14 - You've Got My Word On That, Wing-Brother



The temperature had plunged as the sun went down, prompting Werfas and Kyrus to take a few minutes from their lessons; to be honest, worrying at their problem of how to steal something so large and valuable and probably rare, as a flying machine from the Prime owner.  They each picked a window and cranked the shutters closed against the suddenly frigid wind.

“I mean it might take years for someone to actually find out all we need,” Kyrus said, sitting down again and looking at his stack of notes with all the possible problems he could think of.  He put his hand on an identical stack, that Hara had left when she’d said she wasn’t feeling well and went off to lie down.  “I mean, Haraklez thought of as many other  problems and you even more.”

Werfas lifted his sticky teacup up off the desk, gently pulled the stuck page from the bottom before setting both down so they wouldn’t get bonded together again.  “Maybe we’re looking at the wrong problem,” he said and picked up his pen, dipped it in the inkwell in the table and started doodling on the smooth stone table top.

Kyrus peered at the sketches before going to refresh the tea pot from the kettle.  “What do you mean?  I mean it’s pretty straightforward.  We need to get off the planet, we don’t know how to build our own flyer, so we go to someone who has one and steal it.  It’s better that the fellow who owns the flyer is also an enemy who’d kill us all, as soon as look at us.”

Werfas spooned more honey into his tea, while Kyrus chose the raghnall chutney.  “It’s a little like trying to start a warbird farm with a stranger walking onto the breeding ground and try to tame the herd bull, too big to ride and half-crazy with must, with a bag of wigglers and a kid’s training saddle.  It won’t work.  He’ll just get his head nipped off.”

“Yeeees???”  Kyrus turned it over in his head.  “I suppose.”

“Well, what if we found out there’s a machine that could get the message off planet... to whom, I don’t know... or how... Do we need to actually send someone up, personally?”  His idea overrode Kyrus saying “You know, all we need is plans for a flyer, not a flyer itself.”

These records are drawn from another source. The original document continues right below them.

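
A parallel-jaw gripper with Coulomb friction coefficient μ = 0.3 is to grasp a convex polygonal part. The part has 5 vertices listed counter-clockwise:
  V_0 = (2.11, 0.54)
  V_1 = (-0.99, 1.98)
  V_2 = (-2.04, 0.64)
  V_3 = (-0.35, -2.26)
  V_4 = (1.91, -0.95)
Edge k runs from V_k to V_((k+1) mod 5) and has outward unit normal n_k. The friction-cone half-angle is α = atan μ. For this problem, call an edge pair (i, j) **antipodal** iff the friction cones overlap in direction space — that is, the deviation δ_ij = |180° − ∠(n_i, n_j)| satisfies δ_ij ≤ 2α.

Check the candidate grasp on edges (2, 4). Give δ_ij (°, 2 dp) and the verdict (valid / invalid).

δ = 37.88°, invalid

α = atan 0.3 = 16.70°;  2α = 33.40°
edge 2: e_2 = (+1.69, -2.90);  n_2 = (-0.8640, -0.5035)
edge 4: e_4 = (+0.20, +1.49);  n_4 = (+0.9911, -0.1330)
∠(n_2, n_4) = 142.12°
δ = |180° − 142.12°| = 37.88°
37.88° > 2α = 33.40°  →  invalid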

They stared at each other, each hearing what the other proposed.  “You know...” Kyrus said slowly.  Both of those ideas could be hunted down in the code, rather than have people go to Xanadu and try to learn how to fly one of those things and then steal one.”

“We could look for the code for both those machines... if the thing I’m thinking of even exists... and build our own.”

“Hara’s already found a coded teaching manual out of the monsterous mess da grabbed.”

“Too bad it’s a teaching manual on how to set up an automatic cattle feeding system.”

“What's a cattle, anyway?" Kyrus waved it off as unimportant.  "An earthan animal of some kind, I suppose, but Ilax already said it’s got some ideas that will make feeding warbirds a lot safer for people, especially the ones that are half wild.  The zon nearly wet themselves with delight when they figured out what it was.”

“But that was because it implied a hundred things about its power source, and what Prime’s people are using for fuel.”

“It means that pumping water won’t be up to people walking them day and night. Ilax says that will free people up to do things that a pump can’t do... like think.”

“That’s a wonderful thought.”

“But Prime... he tried to set things up so that everybody running the place... our ancestors... had to turn themselves into machinery as dumb as a pump.  Why would an Emperor want that?  Why would you want to rule over people who were that stupid?”

“Hmmm.  Da and Ilax both told me that smart, thinking people don’t easily put up with being ruled by someone who just says ‘I’m Emperor, obey,” Kyrus said and drew overlapping circles on his top page.  “You have to be smarter than they are and you have to convince them that you’ll take the job and do it right.”

“So you think Prime was just being lazy and getting people to trade away their smarts?”

“Not their smarts.  Just their education.”

“Same thing at the bottom,” Werfas said and laid his pen down.  “If you never learn how to write something convincing... like an argument... to someone else, then you don’t know how to organize your own thoughts well.  The zon say you need to learn how to discuss things and think, or you’re at the mercy of anyone who actually can do those things better than you.”

“Hmmm.”

“So, do we want to go with our bright ideas straight to your da and stepda?  Or do we want to think about it some more?”

“I want to talk it over with Hara." Kyrus said, and coughed. "I mean, I’ll bet they’ve already thought of this, surely.”

“Yeah, I mean if a couple of kids can think this up, surely someone else is working on this.  Wing brother... we three are a good team anyway.  Everybody says we mander together like bushies’ hunting pods.  If we stumble across anything we can't handle then we'll tell your da straightway, though.”  He looked concerned.  I want you to promise me that.

You've got my word on that, wing-brother.